Here, what you get is a genuine agent which works across prompts by having some internal value function which outputs a different value after each prompt, and acts accordingly, if I understand correctly. It doesn't seem incredibly unlikely, as there is nothing in the process of evolution that necessarily has to make ...
One of the holy grails of AI has been "common sense knowledge" - the kind of comprehensive general knowledge about the concrete everyday world, that humans begin to acquire when just a few years old, and which we then keep refining throughout our lives. Before the large language models, the only halfway successful approach to this was Cyc, and they dealt with the problem by simply spoonfeeding their AI with tens of thousands of everyday propositions, laboriously added to its knowledge base by hand.
But as we have discovered, large language models, designed simply to learn and imitate patterns in very large collections of Internet text, can do a surprisingly good job of talking as if they are a person with a typical person's knowledge. There seems to be very little understanding of how they do this. But let's postulate that what they develop, are "chatbot schemas", conversational agents which roughly mimic the internal changes of state in a thinking and communicating human being, along with fragments of knowledge that can be drawn upon by the "chatbots".

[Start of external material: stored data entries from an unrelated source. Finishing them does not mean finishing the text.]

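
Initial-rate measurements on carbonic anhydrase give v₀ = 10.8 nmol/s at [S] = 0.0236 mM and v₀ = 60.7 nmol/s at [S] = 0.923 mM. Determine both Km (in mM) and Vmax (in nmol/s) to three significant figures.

Km = 0.127 mM; Vmax = 69.1 nmol/s

In reciprocal form, 1/v = (Km/Vmax)·(1/[S]) + 1/Vmax. The two points give (1/[S], 1/v) = (42.37, 0.09259) and (1.083, 0.01647).
Slope = (0.09259 − 0.01647)/(42.37 − 1.083) = 0.001844; intercept = 0.09259 − 0.001844×42.37 = 0.01448.
Vmax = 1/intercept = 69.1 nmol/s; Km = slope × Vmax = 0.001844 × 69.1 = 0.127 mM.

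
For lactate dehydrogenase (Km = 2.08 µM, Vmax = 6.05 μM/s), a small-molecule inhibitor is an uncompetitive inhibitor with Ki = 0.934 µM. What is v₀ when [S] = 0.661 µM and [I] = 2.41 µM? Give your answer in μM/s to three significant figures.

0.899 μM/s

α = 1 + [I]/Ki = 1 + 2.41/0.934 = 3.580.
For an uncompetitive inhibitor, both parameters are divided by α, giving Vmax/α and Km/α: Km,app = 0.581 µM, Vmax,app = 1.69 μM/s.
v = Vmax,app·[S]/(Km,app + [S]) = 1.69 × 0.661/(0.581 + 0.661) = 0.899 μM/s.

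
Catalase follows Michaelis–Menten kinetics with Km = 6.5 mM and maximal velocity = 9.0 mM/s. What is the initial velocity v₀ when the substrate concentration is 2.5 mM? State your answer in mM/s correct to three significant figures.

v = Vmax·[S]/(Km + [S]) = 9.0 × 2.5 / (6.5 + 2.5)
  = 22.50 / 9.000 = 2.50 mM/s.

2.50 mM/s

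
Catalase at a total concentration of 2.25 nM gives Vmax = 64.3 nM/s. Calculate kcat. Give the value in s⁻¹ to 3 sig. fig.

kcat = Vmax/[E]total = 64.3 nM/s / 2.25 nM = 28.6 s⁻¹.

28.6 s⁻¹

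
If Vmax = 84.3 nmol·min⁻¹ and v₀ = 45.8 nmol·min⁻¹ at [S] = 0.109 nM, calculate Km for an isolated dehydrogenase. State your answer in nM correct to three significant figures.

v/Vmax = 45.8/84.3 = 0.5433 = [S]/(Km+[S]).
So Km + [S] = [S]/0.5433 = 0.2006 nM, giving Km = 0.2006 − 0.109 = 0.0916 nM.

0.0916 nM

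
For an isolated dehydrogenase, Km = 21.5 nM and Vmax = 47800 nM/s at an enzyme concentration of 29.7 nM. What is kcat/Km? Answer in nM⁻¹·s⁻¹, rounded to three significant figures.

74.9 nM⁻¹·s⁻¹

kcat = Vmax/[E]total = 47800/29.7 = 1610 s⁻¹.
kcat/Km = 1610/21.5 = 74.9 nM⁻¹·s⁻¹.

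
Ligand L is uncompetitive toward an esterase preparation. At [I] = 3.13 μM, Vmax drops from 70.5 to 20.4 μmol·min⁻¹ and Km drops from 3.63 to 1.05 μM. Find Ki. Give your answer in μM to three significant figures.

Uncompetitive: Vmax,app = Vmax/α (and Km,app = Km/α) with α = 1 + [I]/Ki.
α = Vmax/Vmax,app = 70.5/20.4 = 3.456.
Ki = [I]/(α − 1) = 3.13/2.456 = 1.27 μM.

1.27 μM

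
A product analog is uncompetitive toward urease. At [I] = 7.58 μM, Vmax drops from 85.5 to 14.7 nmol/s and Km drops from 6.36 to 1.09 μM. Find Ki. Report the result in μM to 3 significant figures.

Uncompetitive: Vmax,app = Vmax/α (and Km,app = Km/α) with α = 1 + [I]/Ki.
α = Vmax/Vmax,app = 85.5/14.7 = 5.816.
Since α = 1 + [I]/Ki, [I]/Ki = 5.816 − 1 = 4.816 and Ki = 7.58/4.816 = 1.57 μM.

1.57 μM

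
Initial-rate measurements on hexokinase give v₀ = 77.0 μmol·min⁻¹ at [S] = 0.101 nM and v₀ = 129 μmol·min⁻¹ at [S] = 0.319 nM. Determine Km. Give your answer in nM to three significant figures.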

A language model, then, is a kind of mirror held to the corpus of human writings, a mirror of sufficient fineness that it reveals some of the cognitive and conceptual structure implicit within those writings. But also an enchanted mirror that we can talk to, that summons persons and places that never existed, but which are fashioned according to the logic it has discerned in our productions.

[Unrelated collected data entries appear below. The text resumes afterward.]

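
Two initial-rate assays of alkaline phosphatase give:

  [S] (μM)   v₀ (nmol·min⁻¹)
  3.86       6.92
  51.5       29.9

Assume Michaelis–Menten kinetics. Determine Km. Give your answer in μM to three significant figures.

19.0 μM

From v = Vmax[S]/(Km+[S]), each point gives Vmax = v(Km+[S])/[S].
Equating: 6.92(Km+3.86)/3.86 = 29.9(Km+51.5)/51.5.
1.793·Km + 6.92 = 0.5806·Km + 29.9, so (1.793 − 0.5806)·Km = 29.9 − 6.92.
Km = 22.98/1.212 = 19.0 μM; then Vmax = 6.92(19.0+3.86)/3.86 = 40.9 nmol·min⁻¹.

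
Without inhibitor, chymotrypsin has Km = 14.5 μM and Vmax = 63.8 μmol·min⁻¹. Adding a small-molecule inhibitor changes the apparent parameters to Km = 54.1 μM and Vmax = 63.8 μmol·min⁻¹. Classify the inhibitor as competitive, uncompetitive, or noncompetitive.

competitive

Km increases (14.5 → 54.1 μM) while Vmax is unchanged — the hallmark of competitive inhibition.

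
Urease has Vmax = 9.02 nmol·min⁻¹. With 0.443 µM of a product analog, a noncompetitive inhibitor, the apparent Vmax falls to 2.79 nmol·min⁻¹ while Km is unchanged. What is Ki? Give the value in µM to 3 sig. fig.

Noncompetitive: Vmax,app = Vmax/α with α = 1 + [I]/Ki.
α = Vmax/Vmax,app = 9.02/2.79 = 3.233.
Ki = [I]/(α − 1) = 0.443/2.233 = 0.198 µM.

0.198 µM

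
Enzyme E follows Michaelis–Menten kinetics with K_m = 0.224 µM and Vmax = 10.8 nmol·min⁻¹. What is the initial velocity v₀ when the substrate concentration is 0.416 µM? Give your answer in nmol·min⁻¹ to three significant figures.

[S]/(Km+[S]) = 0.416/0.6400 = 0.6500, the fractional saturation.
v = 0.6500 × Vmax = 0.6500 × 10.8 = 7.02 nmol·min⁻¹.

7.02 nmol·min⁻¹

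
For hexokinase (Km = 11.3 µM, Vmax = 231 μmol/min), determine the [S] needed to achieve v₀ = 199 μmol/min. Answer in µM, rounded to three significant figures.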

Left to itself, the language model is passive, and random when it responds. But having discovered a learning process sufficiently deep and general that it cheaply produces imitations of agents with common-sense knowledge, the human race is now trying to harness that power, refine it, make it more predictable, turn it into part of a true AGI. In my opinion, that's where the sharpest dangers lie: not that a coherently malevolent agent will spontaneously crystallize inside a straightforward language model, but that a language model, reshaped and trained to be a dutiful part of a larger cognitive architecture, will also be part of what pushes that larger "mind" beyond human understanding or control.

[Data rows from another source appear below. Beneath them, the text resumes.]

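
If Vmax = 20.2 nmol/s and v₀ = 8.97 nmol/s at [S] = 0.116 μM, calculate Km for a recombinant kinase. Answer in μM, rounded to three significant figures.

From v = Vmax[S]/(Km+[S]), Km = [S](Vmax − v)/v.
Km = 0.116 × (20.2 − 8.97) / 8.97 = 1.303/8.97 = 0.145 μM.

0.145 μM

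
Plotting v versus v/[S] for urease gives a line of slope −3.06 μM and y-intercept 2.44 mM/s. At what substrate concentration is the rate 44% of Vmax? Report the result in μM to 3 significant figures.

The Eadie–Hofstee slope gives Km = 3.06 μM (slope = −Km).
v/Vmax = [S]/(Km+[S]) = 0.44 ⇒ [S] = Km·0.44/(1−0.44) = 3.06 × 0.7857 = 2.40 μM.

2.40 μM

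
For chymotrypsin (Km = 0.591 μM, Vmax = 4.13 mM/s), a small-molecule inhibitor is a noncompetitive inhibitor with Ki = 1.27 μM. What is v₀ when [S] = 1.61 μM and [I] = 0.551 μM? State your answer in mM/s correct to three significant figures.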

Right now, it seems that the most likely way we're gonna get an (intellectually) universal AI is by scaling models such as GPT. That is, models trained by self-supervised learning on massive piles of data, perhaps with a similar architecture to the transformer.
I do not see any risk due to misalignment here.
One failure mode I've seen discussed is that of manipulative answers, as seen in Predict-O-Matic. Maybe those AIs will learn that manipulating users to do actions with low entropy outcomes decreases the overall prediction error?
But why should a GPT-like ever output manipulative answers? I am not denying the possibility that a GPT successor develops human level intelligence. When it learns to predict the next word, it may genuinely go through an intellectual process which was created as it was forced to compress its predictions due to the ever increasing amounts of data it had to go through.
However, nowhere in the process of constructing a valid response does there seem to be an incentive to produce responses which manipulate the environment, be it to make it easier to predict, or to make it more in-line with the AI's predictions. After all, it wasn't trained in a responsive environment as an agent, but on a static dataset. And when it is in use, it's just a frozen model, so there is obviously no utility function.
Am I wrong here? Are there any other failure modes I did not think of?